Elevated levels of FMRP-target MAP1B impair human and mouse neuronal development and mouse social behaviors via autophagy pathway
Yu Guo, Qiping Dong, et al. Nature Communications. (2023)
Fragile X syndrome (FXS), caused by deficiency in Fragile X messenger ribonucleoprotein 1 (FMRP), is the leading genetic contributor to autism spectrum disorder (ASD), but the underlying mechanisms remain unclear. Researchers characterize FRP-deficient neurons and evaluate a potential therapeutic.
>> FMRP deficiency leads to increased MAP1B levels and ASD-like behavior in adult mice.
>> Maestro is used to characterize patient iPSC-derived neurons, finding increased MAP1B levels and hyperexcitability.
>> Genetic correction via FMRP knockdown or pharmacological treatment with rapamycin reduces hyperexcitability, suggesting a therapeutic target and potential candidate.
Transcription Factor 4 loss-of-function is associated with deficits in progenitor proliferation and cortical neuron content
Fabio Papes, Antonio P. Camargo, et al. Nature Communications. (2022)
Transcription Factor 4 (TCF4) has been linked to autism spectrum disorder, schizophrenia, and other neuropsychiatric disorders, yet the relationship between TCF4 and neuronal function is poorly understood. Researchers use ASD patient iPSCs to create neural organoids as a model of TCF4 dysfunction.
>> Neural organoids generated from Pitt-Hopkins syndrome patients exhibit reduced proliferation and differentiation, resulting in developmental deficits and decreased size.

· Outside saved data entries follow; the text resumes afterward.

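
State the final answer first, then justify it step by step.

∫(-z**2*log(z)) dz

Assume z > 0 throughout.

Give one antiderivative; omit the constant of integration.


The answer is -z**3*log(z)/3 + z**3/9.
Step 1. Integrate ∫(-z**2*log(z)) dz by parts with u = log(z), dv = (-z**2) dz, so v = -z**3/3 [assuming z > 0]: now -z**3*log(z)/3 + ∫(z**2/3) dz.
Step 2. Evaluate the standard form: now -z**3*log(z)/3 + z**3/9.
Answer: -z**3*log(z)/3 + z**3/9.


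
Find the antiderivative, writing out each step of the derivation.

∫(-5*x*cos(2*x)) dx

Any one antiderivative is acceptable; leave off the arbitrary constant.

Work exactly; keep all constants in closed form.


Step 1. Integrate ∫(-5*x*cos(2*x)) dx by parts with u = x, dv = (-5*cos(2*x)) dx, so v = -5*sin(2*x)/2: now -5*x*sin(2*x)/2 + ∫(5*sin(2*x)/2) dx.
Step 2. Evaluate the standard form: now -5*x*sin(2*x)/2 - 5*cos(2*x)/4.
Answer: -5*x*sin(2*x)/2 - 5*cos(2*x)/4.


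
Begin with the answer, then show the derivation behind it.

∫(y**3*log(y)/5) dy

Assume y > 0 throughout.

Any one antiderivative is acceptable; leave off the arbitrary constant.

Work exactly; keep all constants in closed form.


The answer is y**4*log(y)/20 - y**4/80.
Step 1. Integrate ∫(y**3*log(y)/5) dy by parts with u = log(y), dv = (y**3/5) dy, so v = y**4/20 [assuming y > 0]: now y**4*log(y)/20 + ∫(-y**3/20) dy.
Step 2. Evaluate the standard form: now y**4*log(y)/20 - y**4/80.
Answer: y**4*log(y)/20 - y**4/80.


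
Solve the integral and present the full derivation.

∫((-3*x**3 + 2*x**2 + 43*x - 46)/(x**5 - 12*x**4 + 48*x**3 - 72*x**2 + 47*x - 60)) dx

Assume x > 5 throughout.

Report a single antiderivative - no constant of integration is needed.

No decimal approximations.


Step 1. Decompose ∫((-3*x**3 + 2*x**2 + 43*x - 46)/(x**5 - 12*x**4 + 48*x**3 - 72*x**2 + 47*x - 60)) dx by partial fractions, (-3*x**3 + 2*x**2 + 43*x - 46)/(x**5 - 12*x**4 + 48*x**3 - 72*x**2 + 47*x - 60) = 1/(x**2 + 1) + 1/(x - 3) + 2/(x - 4) - 3/(x - 5): now ∫(-3/(x - 5)) dx + ∫(2/(x - 4)) dx + ∫(1/(x - 3)) dx + ∫(1/(x**2 + 1)) dx.
Step 2. Evaluate the standard form [assuming x > 4]: now 2*log(x - 4) + ∫(-3/(x - 5)) dx + ∫(1/(x - 3)) dx + ∫(1/(x**2 + 1)) dx.
Step 3. Evaluate the standard form [assuming x > 3]: now 2*log(x - 4) + log(x - 3) + ∫(-3/(x - 5)) dx + ∫(1/(x**2 + 1)) dx.
Step 4. Evaluate the standard form [assuming x > 5]: now -3*log(x - 5) + 2*log(x - 4) + log(x - 3) + ∫(1/(x**2 + 1)) dx.
Step 5. Evaluate the standard form: now -3*log(x - 5) + 2*log(x - 4) + log(x - 3) + atan(x).
Answer: -3*log(x - 5) + 2*log(x - 4) + log(x - 3) + atan(x).


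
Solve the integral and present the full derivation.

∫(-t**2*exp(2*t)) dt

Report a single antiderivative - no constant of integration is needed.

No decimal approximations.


Step 1. Integrate ∫(-t**2*exp(2*t)) dt by parts with u = t**2, dv = (-exp(2*t)) dt, so v = -exp(2*t)/2: now -t**2*exp(2*t)/2 + ∫(t*exp(2*t)) dt.
Step 2. Integrate ∫(t*exp(2*t)) dt by parts with u = t, dv = (exp(2*t)) dt, so v = exp(2*t)/2: now -t**2*exp(2*t)/2 + t*exp(2*t)/2 + ∫(-exp(2*t)/2) dt.
Step 3. Evaluate the standard form: now -t**2*exp(2*t)/2 + t*exp(2*t)/2 - exp(2*t)/4.
Answer: -t**2*exp(2*t)/2 + t*exp(2*t)/2 - exp(2*t)/4.


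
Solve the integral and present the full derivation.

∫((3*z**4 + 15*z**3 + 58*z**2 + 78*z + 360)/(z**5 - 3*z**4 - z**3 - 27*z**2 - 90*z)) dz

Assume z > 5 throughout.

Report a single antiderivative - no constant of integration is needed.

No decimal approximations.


Step 1. Decompose ∫((3*z**4 + 15*z**3 + 58*z**2 + 78*z + 360)/(z**5 - 3*z**4 - z**3 - 27*z**2 - 90*z)) dz by partial fractions, (3*z**4 + 15*z**3 + 58*z**2 + 78*z + 360)/(z**5 - 3*z**4 - z**3 - 27*z**2 - 90*z) = 3/(z**2 + 9) + 2/(z + 2) + 5/(z - 5) - 4/z: now ∫(-4/z) dz + ∫(5/(z - 5)) dz + ∫(2/(z + 2)) dz + ∫(3/(z**2 + 9)) dz.
Step 2. Evaluate the standard form [assuming z > 5]: now 5*log(z - 5) + ∫(-4/z) dz + ∫(2/(z + 2)) dz + ∫(3/(z**2 + 9)) dz.
Step 3. Evaluate the standard form [assuming z > 0]: now -4*log(z) + 5*log(z - 5) + ∫(2/(z + 2)) dz + ∫(3/(z**2 + 9)) dz.
Step 4. Evaluate the standard form [assuming z > -2]: now -4*log(z) + 5*log(z - 5) + 2*log(z + 2) + ∫(3/(z**2 + 9)) dz.
Step 5. Evaluate the standard form: now -4*log(z) + 5*log(z - 5) + 2*log(z + 2) + atan(z/3).
Answer: -4*log(z) + 5*log(z - 5) + 2*log(z + 2) + atan(z/3).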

>> Using the Maestro, TCF4-mutant organoids are found to be less active than wild-type organoids.
>> Neural activity is rescued via CRISPR/Cas9-based genetic correction.

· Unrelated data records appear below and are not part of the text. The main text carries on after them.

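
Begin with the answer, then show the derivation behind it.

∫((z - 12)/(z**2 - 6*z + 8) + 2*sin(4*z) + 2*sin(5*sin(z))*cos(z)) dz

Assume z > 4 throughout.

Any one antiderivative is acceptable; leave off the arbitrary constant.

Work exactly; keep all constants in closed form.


The answer is -4*log(z - 4) + 5*log(z - 2) - cos(4*z)/2 - 2*cos(5*sin(z))/5.
Step 1. Rewrite: now ∫((z - 12)/(z**2 - 6*z + 8)) dz + ∫(2*sin(5*sin(z))*cos(z)) dz + ∫(2*sin(4*z)) dz.
Step 2. Evaluate the standard form: now -cos(4*z)/2 + ∫((z - 12)/(z**2 - 6*z + 8)) dz + ∫(2*sin(5*sin(z))*cos(z)) dz.
Step 3. Substitute u = sin(z), turning ∫(2*sin(5*sin(z))*cos(z)) dz into ∫(2*sin(5*u)) du: now -cos(4*z)/2 + ∫((z - 12)/(z**2 - 6*z + 8)) dz + ∫(2*sin(5*u)) du.
Step 4. Evaluate the standard form: now -2*cos(5*u)/5 - cos(4*z)/2 + ∫((z - 12)/(z**2 - 6*z + 8)) dz.
Step 5. Substitute back u = sin(z): now -cos(4*z)/2 - 2*cos(5*sin(z))/5 + ∫((z - 12)/(z**2 - 6*z + 8)) dz.
Step 6. Decompose ∫((z - 12)/(z**2 - 6*z + 8)) dz by partial fractions, (z - 12)/(z**2 - 6*z + 8) = 5/(z - 2) - 4/(z - 4): now -cos(4*z)/2 - 2*cos(5*sin(z))/5 + ∫(-4/(z - 4)) dz + ∫(5/(z - 2)) dz.
Step 7. Evaluate the standard form [assuming z > 2]: now 5*log(z - 2) - cos(4*z)/2 - 2*cos(5*sin(z))/5 + ∫(-4/(z - 4)) dz.
Step 8. Evaluate the standard form [assuming z > 4]: now -4*log(z - 4) + 5*log(z - 2) - cos(4*z)/2 - 2*cos(5*sin(z))/5.
Answer: -4*log(z - 4) + 5*log(z - 2) - cos(4*z)/2 - 2*cos(5*sin(z))/5.


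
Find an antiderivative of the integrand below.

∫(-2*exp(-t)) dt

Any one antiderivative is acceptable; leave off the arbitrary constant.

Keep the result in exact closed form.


Answer: 2*exp(-t).


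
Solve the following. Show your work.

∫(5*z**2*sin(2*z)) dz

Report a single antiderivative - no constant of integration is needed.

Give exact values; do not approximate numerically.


Step 1. Integrate ∫(5*z**2*sin(2*z)) dz by parts with u = z**2, dv = (5*sin(2*z)) dz, so v = -5*cos(2*z)/2: now -5*z**2*cos(2*z)/2 + ∫(5*z*cos(2*z)) dz.
Step 2. Integrate ∫(5*z*cos(2*z)) dz by parts with u = z, dv = (5*cos(2*z)) dz, so v = 5*sin(2*z)/2: now -5*z**2*cos(2*z)/2 + 5*z*sin(2*z)/2 + ∫(-5*sin(2*z)/2) dz.
Step 3. Evaluate the standard form: now -5*z**2*cos(2*z)/2 + 5*z*sin(2*z)/2 + 5*cos(2*z)/4.
Answer: -5*z**2*cos(2*z)/2 + 5*z*sin(2*z)/2 + 5*cos(2*z)/4.


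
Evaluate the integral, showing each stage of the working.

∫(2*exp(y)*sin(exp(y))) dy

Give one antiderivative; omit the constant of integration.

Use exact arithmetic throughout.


Step 1. Substitute u = exp(y), turning ∫(2*exp(y)*sin(exp(y))) dy into ∫(2*sin(u)) du: now ∫(2*sin(u)) du.
Step 2. Evaluate the standard form: now -2*cos(u).
Step 3. Substitute back u = exp(y): now -2*cos(exp(y)).
Answer: -2*cos(exp(y)).


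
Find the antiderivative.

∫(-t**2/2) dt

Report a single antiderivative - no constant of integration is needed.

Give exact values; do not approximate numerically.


Answer: -t**3/6.


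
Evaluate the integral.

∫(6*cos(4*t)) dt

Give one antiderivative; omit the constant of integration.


Answer: 3*sin(4*t)/2.


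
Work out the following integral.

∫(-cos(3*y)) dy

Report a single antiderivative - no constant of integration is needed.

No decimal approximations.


Answer: -sin(3*y)/3.


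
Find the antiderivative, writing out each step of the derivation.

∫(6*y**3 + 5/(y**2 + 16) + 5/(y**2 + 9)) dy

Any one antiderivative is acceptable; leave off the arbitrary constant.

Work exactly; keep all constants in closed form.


Step 1. Rewrite: now ∫(6*y**3) dy + ∫(5/(y**2 + 9)) dy + ∫(5/(y**2 + 16)) dy.
Step 2. Evaluate the standard form: now 5*atan(y/3)/3 + ∫(6*y**3) dy + ∫(5/(y**2 + 16)) dy.
Step 3. Evaluate the standard form: now 5*atan(y/4)/4 + 5*atan(y/3)/3 + ∫(6*y**3) dy.
Step 4. Evaluate the standard form: now 3*y**4/2 + 5*atan(y/4)/4 + 5*atan(y/3)/3.
Answer: 3*y**4/2 + 5*atan(y/4)/4 + 5*atan(y/3)/3.


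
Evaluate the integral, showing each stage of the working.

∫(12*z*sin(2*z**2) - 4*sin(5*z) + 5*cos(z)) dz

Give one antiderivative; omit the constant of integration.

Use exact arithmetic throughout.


Step 1. Rewrite: now ∫(12*z*sin(2*z**2)) dz + ∫(-4*sin(5*z)) dz + ∫(5*cos(z)) dz.
Step 2. Substitute u = z**2, turning ∫(12*z*sin(2*z**2)) dz into ∫(6*sin(2*u)) du: now ∫(6*sin(2*u)) du + ∫(-4*sin(5*z)) dz + ∫(5*cos(z)) dz.
Step 3. Evaluate the standard form: now -3*cos(2*u) + ∫(-4*sin(5*z)) dz + ∫(5*cos(z)) dz.
Step 4. Substitute back u = z**2: now -3*cos(2*z**2) + ∫(-4*sin(5*z)) dz + ∫(5*cos(z)) dz.
Step 5. Evaluate the standard form: now 5*sin(z) - 3*cos(2*z**2) + ∫(-4*sin(5*z)) dz.
Step 6. Evaluate the standard form: now 5*sin(z) + 4*cos(5*z)/5 - 3*cos(2*z**2).
Answer: 5*sin(z) + 4*cos(5*z)/5 - 3*cos(2*z**2).


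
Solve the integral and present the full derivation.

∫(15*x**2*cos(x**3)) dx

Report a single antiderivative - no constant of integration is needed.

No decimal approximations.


Step 1. Substitute u = x**3, turning ∫(15*x**2*cos(x**3)) dx into ∫(5*cos(u)) du: now ∫(5*cos(u)) du.
Step 2. Evaluate the standard form: now 5*sin(u).
Step 3. Substitute back u = x**3: now 5*sin(x**3).
Answer: 5*sin(x**3).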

Species-specific FMRP regulation of RACK1 is critical for prenatal cortical development
Minjie Shen, Carissa L. Sirois, et al. Neuron. (2023)
Previous research has associated FMRP deficiency with mitochondrial dysfunction, but it remains unclear how this relates to Fragile X syndrome (FXS) and autism spectrum disorder (ASD). Researchers explore this relationship using human fetal cortical slices and patient iPSC-derived neurons.
>> FMRP regulates gene expression during development, contributing to mitochondrial and neuronal dysfunction.
>> FMRP-mutant neurons are hyperexcitable, as measured via MEA.
>> Enhancement of mitochondrial function rescues FXS-associated deficits, suggesting mitochondrial function as a therapeutic target.